— Publié le 25 mai 2025

Les Enhanced Games, le projet fou qui prétend associer dopage, santé et intégrité

ÉvénementsFOCUS Focus

« Redéfinir les limites de la performance humaine. » Voilà la promesse des Enhanced Games, souvent présentés comme les « Jeux olympiques du dopage ». L’idée est née dans la tête d’Aron D’Souza, un homme d’affaires australien, et a reçu le soutien (entre autres) du fils du président des États-Unis, Donald Trump Jr. Elle se concrétisera en 2026, à Los Vegas, comme l’ont fièrement annoncé les porteurs du projet mercredi. Un drôle de signal à deux ans des Jeux de Los Angeles.

« Le code mondial antidopage est un mur »
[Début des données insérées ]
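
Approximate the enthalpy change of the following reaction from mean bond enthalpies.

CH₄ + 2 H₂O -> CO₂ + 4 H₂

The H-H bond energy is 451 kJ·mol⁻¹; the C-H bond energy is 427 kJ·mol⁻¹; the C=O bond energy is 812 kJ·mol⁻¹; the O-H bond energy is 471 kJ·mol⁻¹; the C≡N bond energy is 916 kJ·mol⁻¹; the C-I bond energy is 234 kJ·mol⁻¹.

Bonds broken (reactants):
  C-H: 4 × 427 = 1708
  O-H: 4 × 471 = 1884
  Σ(broken) = 3592 kJ
Bonds formed (products):
  C=O: 2 × 812 = 1624
  H-H: 4 × 451 = 1804
  Σ(formed) = 3428 kJ
ΔH = Σ(broken) − Σ(formed) = 3592 − 3428 = +164 kJ

ΔH ≈ +164 kJ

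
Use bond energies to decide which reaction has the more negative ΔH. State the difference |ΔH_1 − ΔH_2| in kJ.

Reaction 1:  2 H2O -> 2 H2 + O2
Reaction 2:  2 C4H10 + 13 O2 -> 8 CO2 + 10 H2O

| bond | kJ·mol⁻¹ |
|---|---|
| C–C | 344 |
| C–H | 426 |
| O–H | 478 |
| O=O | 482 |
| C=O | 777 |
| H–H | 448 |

Reaction 2, by 5676 kJ

Reaction 1:
  Bonds broken (reactants):
    O–H: 4 × 478 = 1912
    Σ(broken) = 1912 kJ
  Bonds formed (products):
    H–H: 2 × 448 = 896
    O=O: 1 × 482 = 482
    Σ(formed) = 1378 kJ
  ΔH_1 = 1912 − 1378 = +534 kJ
Reaction 2:
  Bonds broken (reactants):
    C–C: 6 × 344 = 2064
    C–H: 20 × 426 = 8520
    O=O: 13 × 482 = 6266
    Σ(broken) = 16850 kJ
  Bonds formed (products):
    C=O: 16 × 777 = 12432
    O–H: 20 × 478 = 9560
    Σ(formed) = 21992 kJ
  ΔH_2 = 16850 − 21992 = −5142 kJ
ΔH_1 − ΔH_2 = +5676 kJ, so reaction 2 has the more negative ΔH; |ΔH_1 − ΔH_2| = 5676 kJ.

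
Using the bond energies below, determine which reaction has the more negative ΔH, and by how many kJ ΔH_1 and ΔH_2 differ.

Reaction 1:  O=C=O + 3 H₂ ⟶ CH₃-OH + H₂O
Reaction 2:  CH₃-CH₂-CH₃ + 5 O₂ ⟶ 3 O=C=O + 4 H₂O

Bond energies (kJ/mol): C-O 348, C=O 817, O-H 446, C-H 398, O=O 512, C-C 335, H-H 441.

Reaction 2, by 2133 kJ

Reaction 1:
  Bonds broken (reactants):
    C=O: 2 × 817 = 1634
    H-H: 3 × 441 = 1323
    Σ(broken) = 2957 kJ
  Bonds formed (products):
    C-H: 3 × 398 = 1194
    C-O: 1 × 348 = 348
    O-H: 3 × 446 = 1338
    Σ(formed) = 2880 kJ
  ΔH_1 = 2957 − 2880 = +77 kJ
Reaction 2:
  Bonds broken (reactants):
    C-C: 2 × 335 = 670
    C-H: 8 × 398 = 3184
    O=O: 5 × 512 = 2560
    Σ(broken) = 6414 kJ
  Bonds formed (products):
    C=O: 6 × 817 = 4902
    O-H: 8 × 446 = 3568
    Σ(formed) = 8470 kJ
  ΔH_2 = 6414 − 8470 = −2056 kJ
ΔH_1 − ΔH_2 = +2133 kJ, so reaction 2 has the more negative ΔH; |ΔH_1 − ΔH_2| = 2133 kJ.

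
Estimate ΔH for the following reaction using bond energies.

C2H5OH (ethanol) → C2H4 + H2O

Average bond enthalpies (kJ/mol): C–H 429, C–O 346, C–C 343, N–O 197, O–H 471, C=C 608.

ΔH ≈ +39 kJ

Bonds broken (reactants):
  C–C: 1 × 343 = 343
  C–H: 5 × 429 = 2145
  C–O: 1 × 346 = 346
  O–H: 1 × 471 = 471
  Σ(broken) = 3305 kJ
Bonds formed (products):
  C–H: 4 × 429 = 1716
  C=C: 1 × 608 = 608
  O–H: 2 × 471 = 942
  Σ(formed) = 3266 kJ
ΔH = Σ(broken) − Σ(formed) = 3305 − 3266 = +39 kJ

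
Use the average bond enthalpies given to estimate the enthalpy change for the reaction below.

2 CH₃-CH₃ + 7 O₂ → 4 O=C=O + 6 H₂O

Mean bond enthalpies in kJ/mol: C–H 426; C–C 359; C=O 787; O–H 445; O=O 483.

ΔH ≈ −2425 kJ

Bonds broken (reactants):
  C–C: 2 × 359 = 718
  C–H: 12 × 426 = 5112
  O=O: 7 × 483 = 3381
  Σ(broken) = 9211 kJ
Bonds formed (products):
  C=O: 8 × 787 = 6296
  O–H: 12 × 445 = 5340
  Σ(formed) = 11636 kJ
ΔH = Σ(broken) − Σ(formed) = 9211 − 11636 = −2425 kJ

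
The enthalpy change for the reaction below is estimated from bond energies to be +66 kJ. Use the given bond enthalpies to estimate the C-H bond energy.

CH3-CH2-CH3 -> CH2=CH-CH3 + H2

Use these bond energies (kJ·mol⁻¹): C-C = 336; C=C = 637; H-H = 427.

Let D be the C-H bond energy.
Σ(broken) = 2×336 + 8×D = 672 + 8D
Σ(formed) = 1×336 + 6×D + 1×637 + 1×427 = 1400 + 6D
ΔH = Σ(broken) − Σ(formed) = (672 + 8D) − (1400 + 6D) = −728 + 2D
Setting this equal to +66 kJ gives 2D = 794, so D = 397 kJ/mol.

D(C-H) ≈ 397 kJ/mol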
Depuis deux ans, Aron D’Souza et ses associés communiquent allègrement sur cette compétition, qui incarne « le futur du sport » à leurs yeux. Le Mouvement olympique en a pris pour son grade : en 2023, le compte X des Enhanced Games parlait ainsi du CIO comme d’une « organisation fondée par un baron français raciste » et partageait une caricature montrant le CIO sous l’apparence d’une sangsue, collée sur le dos d’un athlète. « Le code mondial antidopage est un mur qui bloque l’évolution humaine », peut-on aussi lire au milieu des publications appelant à « redéfinir l’impossible ».

Aron D’Souza veut surtout mettre fin à ce qu’il voit comme une hypocrisie générale. « Près de 44 % des athlètes de niveau international admettent aujourd’hui utiliser des substances interdites, mais seulement 1 % d’entre eux se font prendre », lit-on sur le site du projet, en référence à une étude réalisée lors des Championnats du monde d’athlétisme 2011 et des Jeux panarabes 2011. « Les compétitions internationales se sont transformées en un jeu du chat et de la souris déloyal, où certains athlètes ont recours à des substances et des pratiques à haut risque. (…) Les Enhanced Games autorisent l’utilisation d’améliorations des performances, ce qui garantit que nos compétitions sont plus équitables et plus sûres pour nos athlètes. » Autoriser des substances habituellement interdites, au bénéfice de la performance, de la santé des athlètes et de l’intégrité du sport : voilà le credo – très discutable – des organisateurs.

Un million de dollars pour un record du monde

Du 21 au 24 mai 2026, ce projet se concrétisera avec trois sports : l’athlétisme (100 m, 100/110 m haies), la natation (50 et 100 m nage libre, 50 et 100 m papillon) et l’haltérophilie (arraché, épaulé-jeté). Pour attirer des athlètes de renom – et donc, par ruissellement, de l’attention et des partenaires – les organisateur sortent le portefeuille. Tous les participants recevront un joli chèque, et les plus grandes performances seront valorisées : battre un record du monde rapportera 250.000 dollars. Un million de dollars est même promis aux records qui tomberaient sur le 100 mètres ou sur le 50 mètres nage libre.

L’idée a déjà convaincu plusieurs nageurs : l’Australien James Magnussen (triple médaillé olympique), le Bulgare Josif Miladinov (vice-champion d’Europe du 100 m papillon en 2021), l’Ukrainien Andriy Govorov (recordman du monde du 50 m papillon) et le Grec Kristian Gkolomeev (quatre participations aux JO, champion d’Europe en titre du 50 m nage libre). Gkolomeev a déjà reçu un premier chèque pour avoir « battu » le record de la distance, en février, comme le montre le documentaire « 50 mètres pour l’histoire », qui met en scène la préparation de plusieurs athlètes pour les Enhanced Games.

Les responsables se défendent en assurant que les athlètes seront supervisés. Une commission scientifique et médicale indépendante a justement été créée. Néanmoins, l’Agence mondiale antidopage et la Fédération internationale d’haltérophilie ont exprimé leur opposition au projet en soulignant le danger qu’il représentait pour la santé et l’intégrité du sport. Le patron de l’USADA, Travis Tygart, voit lui aussi rouge : « Les personnes derrière les Enhanced Games cherchent peut-être à gagner rapidement de l’argent, mais ce profit se ferait aux dépens des enfants du monde entier qui pensent qu’ils doivent se doper pour réaliser leurs rêves. Les athlètes qui s’entraînent et concourent actuellement de manière réelle et sûre sont les modèles dont ce monde a désespérément besoin. Ce sont eux qui méritent notre soutien – pas un dangereux spectacle de clowns qui fait passer le profit avant les principes. » Encore plus avec la perspective des Jeux olympiques et paralympiques, à 400 kilomètres de là.